- Born: December 22, 1986 (age 39) San Diego, California, U.S.
- Occupation: Actor
- Years active: 1991–present

= Jeffery Wood =

American actor (born 1986)

Jeffery Wood (born December 22, 1986) is an American actor. He is best known for his role as Austin Warren during the first two seasons of the 1990s sitcom, In the House, and Jimmy Harrison on Sunset Beach.

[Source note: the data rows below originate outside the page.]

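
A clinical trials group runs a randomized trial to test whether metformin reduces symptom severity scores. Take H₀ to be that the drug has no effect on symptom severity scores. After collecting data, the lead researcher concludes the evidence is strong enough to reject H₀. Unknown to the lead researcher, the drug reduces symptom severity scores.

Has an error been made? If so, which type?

Neither — the decision is correct.

The test rejected a false H₀ — the decision matches the true state.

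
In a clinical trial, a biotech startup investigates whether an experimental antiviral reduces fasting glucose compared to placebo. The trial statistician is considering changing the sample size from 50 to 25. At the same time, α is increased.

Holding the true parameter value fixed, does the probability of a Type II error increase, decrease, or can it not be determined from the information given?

The first change alone would make β increase; the second alone would make β decrease. Which effect dominates depends on the magnitudes, which are not given.

Cannot be determined from the information given.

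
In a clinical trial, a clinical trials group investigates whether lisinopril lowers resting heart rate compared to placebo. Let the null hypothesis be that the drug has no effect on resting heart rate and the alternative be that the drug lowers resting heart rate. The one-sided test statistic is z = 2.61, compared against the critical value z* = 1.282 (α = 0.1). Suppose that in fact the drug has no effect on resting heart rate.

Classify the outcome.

Since z = 2.61 > z* = 1.282, H₀ is rejected.
H₀ is true (actually the drug has no effect on resting heart rate).
Rejecting a true H₀ is a Type I error.

Type I error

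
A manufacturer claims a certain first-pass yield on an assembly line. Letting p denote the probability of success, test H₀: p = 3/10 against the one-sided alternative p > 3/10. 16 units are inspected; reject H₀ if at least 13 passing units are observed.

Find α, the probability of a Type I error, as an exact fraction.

Under H₀, K ~ Binomial(16, 3/10), and α = P(K ≥ 13).
Summing C(16,j)(3/10)^j(7/10)^{16−j} for j = 13,…,16 gives 67202308773/2000000000000000.

67202308773/2000000000000000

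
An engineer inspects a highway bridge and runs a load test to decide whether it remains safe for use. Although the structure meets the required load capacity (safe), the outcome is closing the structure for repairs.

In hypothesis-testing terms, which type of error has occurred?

Type I error

The null hypothesis here is that the structure meets the required load capacity (safe).
'Closing the structure for repairs' corresponds to rejecting H₀.
H₀ was rejected but H₀ is true — a Type I error (false positive).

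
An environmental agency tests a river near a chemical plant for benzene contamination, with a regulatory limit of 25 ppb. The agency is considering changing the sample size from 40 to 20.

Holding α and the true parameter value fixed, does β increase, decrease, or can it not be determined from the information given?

It increases.

A smaller sample increases the standard error, so the sampling distributions under H₀ and Ha overlap more.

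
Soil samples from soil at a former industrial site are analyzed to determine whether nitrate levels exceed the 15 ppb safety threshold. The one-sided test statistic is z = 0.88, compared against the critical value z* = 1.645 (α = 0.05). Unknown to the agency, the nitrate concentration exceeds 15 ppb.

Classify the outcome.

Type II error

The conventional null hypothesis is that the nitrate concentration is at or below 15 ppb (safe).
Since z = 0.88 ≤ z* = 1.645, H₀ is not rejected.
H₀ is false (actually the nitrate concentration exceeds 15 ppb).
Failing to reject a false H₀ is a Type II error.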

In 2017, Wood starred alongside Nathan Fillion as the 'Warlock' in the live-action trailer for the Bungie and Activision video game, Destiny 2.

==Acting career==
Wood made his on-screen debut in commercials and guest starring television roles. In 1994, he landed a role in the Tony award winning Vivian Beaumont Theater revival of Carousel. After a year with the production, he landed his first major television role as Austin Warren in the then-NBC sitcom In the House. He has also made appearances on several series, including New York Undercover, The Parent 'Hood, Strong Medicine and had a contract role as Jimmy Harrison on NBC's soap opera Sunset Beach from 1997–1999.

==Filmography==
===Film===

| Year | Title | Role | Notes |
|---|---|---|---|
| 1997 | Little Cobras: Operation Dalmatian | Timothy |  |
| 1998 | Young Hearts Unlimited | Tyler | TV movie |
| 2014 | Like She Can | Wade Tyler | Short film |
| 2015 | Arguments | Alan | Short film |
| 2015 | Losing Focus | Chris | Short film |
| 2016 | Over 21 | Jason Powell | Short film |
| 2016 | Your Turn | Dante | Short film |
| 2017 | Destiny 2 New Legends Will Rise Live Action Trailer | Warlock | Trailer/National Commercial |

===Television===

| Year | Title | Role | Notes |
|---|---|---|---|
| 1995 | New York Undercover | Elmore | Episode: "CAT" |
| 1995 | The Wright Verdicts |  |  |
| 1995–1996 | In the House | Austin Warren | Seasons 1–2 |
| 1996 | Public Morals | Robert | Episode: "The Aqua Cover" |
| 1997 | The Parent 'Hood | Hakeem | 2 episodes |
| 1998 | Fame L.A. | Kid | Episode: "Duet" |
| 1998–1999 | Sunset Beach | Jimmy Harrison | 50 episodes |
| 1999 | Promised Land | David Phillips | Episode: "What's in a Word" |
| 1999 | Grown Ups | Young J. Calvin Frazier | Episode: "Why Can't We Not Be Friends" |
| 2000 | Arli$$ |  | Episode: "It's Who You Know" |
| 2000 | Strong Medicine | Bug | Episode: "Second Look" |
| 2006 | Just for Kicks | Ryan | Episode: "The Freudian Kick" |
| 2013 | Life After | Himself | Episode: "Maia Campbell: In the House" |

==Theater==

| Year | Show | Role | Notes |
|---|---|---|---|
| 1994 | Carousel | Snow Child | Vivian Beaumont Theater February 18, 1994 – January 15, 1995 |

==Music career==
In his early to mid teens, Wood made a transition into hip hop under the name J-Dub. After the release of his popular 2012 mixtape The Captain, he released his final album, Insomnia, in 2013.

==Business ventures==
In 2011, Wood created and ran RapRise.com, a blog site for unsigned hip hop.

In 2013, Wood created the film production company Puzzle Man.